Cette réflexion s’inscrit dans une philosophie que l’artiste qualifie d’« optimisme radical ». Une posture qui consiste à choisir l’espoir, même après avoir été confronté·e à la douleur. Toujours dans Tastemakers Magazine, Ross expliquait que face à la tristesse, iel peut soit sombrer dans le désespoir, soit décider consciemment de croire que les choses peuvent s’améliorer . Dans un contexte où les communautés LGBTQ+ font face à des reculs et à des tensions politiques, cette idée prend une résonance toute particulière.
Au fil de l’album, une autre idée s’impose : celle de l’importance du lien aux autres. Ross ne conçoit plus l’identité comme une expérience solitaire. Dans la même entrevue, iel évoquait un processus de redéfinition de sa place dans le monde, cherchant à comprendre comment s’inscrire dans une communauté et entretenir des relations plus larges, au-delà du cercle intime .
Cette vision de la communauté — fluide, choisie, en constante redéfinition — s’inscrit directement dans des réalités queer, où les réseaux d’affinité et les familles choisies jouent un rôle central.

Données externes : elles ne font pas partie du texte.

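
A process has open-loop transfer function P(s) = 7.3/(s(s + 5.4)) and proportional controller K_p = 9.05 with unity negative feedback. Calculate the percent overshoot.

The closed-loop denominator s² + 5.4s + 66.06 gives ω_n = √66.06 = 8.128 and ζ = 5.4/(2ω_n) = 0.3322.
%OS = 100·exp(−πζ/√(1−ζ²)) = 100·exp(−π·0.3322/√0.8897) = 33.1%.

33.1%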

Cette volonté de créer du lien se transpose également sur scène. Dans une autre entrevue accordée dans le cadre de sa tournée, l’artiste affirme vouloir transformer ses spectacles en espaces de rassemblement, des moments de partage dans un monde où le sentiment de connexion semble de plus en plus fragile. L’objectif : offrir une expérience presque thérapeutique, où le public peut se sentir ensemble, ne serait-ce que le temps d’un concert .
Dans cette perspective, ses concerts deviennent aussi des espaces queer — non pas nécessairement explicitement militants, mais profondément inclusifs, où l’émotion, la fragilité et la présence à soi et aux autres sont valorisées.
Leith Ross porte aussi un regard nuancé sur l’industrie musicale contemporaine. Si les réseaux sociaux ont joué un rôle clé dans son ascension, iel en reconnaît autant les possibilités que les limites. Dans Far Out Magazine, iel soulignait que l’industrie est devenue plus accessible — permettant à quiconque de partager sa musique — tout en restant marquée par des inégalités persistantes .
Au fond, ce qui distingue Ross, c’est sa manière de ramener la musique à quelque chose de profondément humain. Loin des mythes entourant la création artistique, iel insiste sur le fait que la musique n’a rien de surnaturel : c’est une expérience partagée, enracinée dans l’émotion et le vécu. Comme iel le résumait dans Far Out Magazine, la beauté de la musique ne réside pas dans une forme de magie mystérieuse, mais dans le fait qu’elle est l’une des expressions les plus humaines qui soient .
Avec I Can See The Future, Leith Ross livre ainsi une œuvre à la fois intime, politique et universelle, où la vulnérabilité devient une force et où l’espoir, même fragile, demeure possible.
À Montréal, cette sensibilité prendra toute son ampleur sur scène — dans un moment de musique, mais surtout, de rencontre.
INFOS : Leith Ross sera de passage à Montréal le 2 mai prochain au Studio TD, où iel présentera sur scène les pièces de I Can See The Future.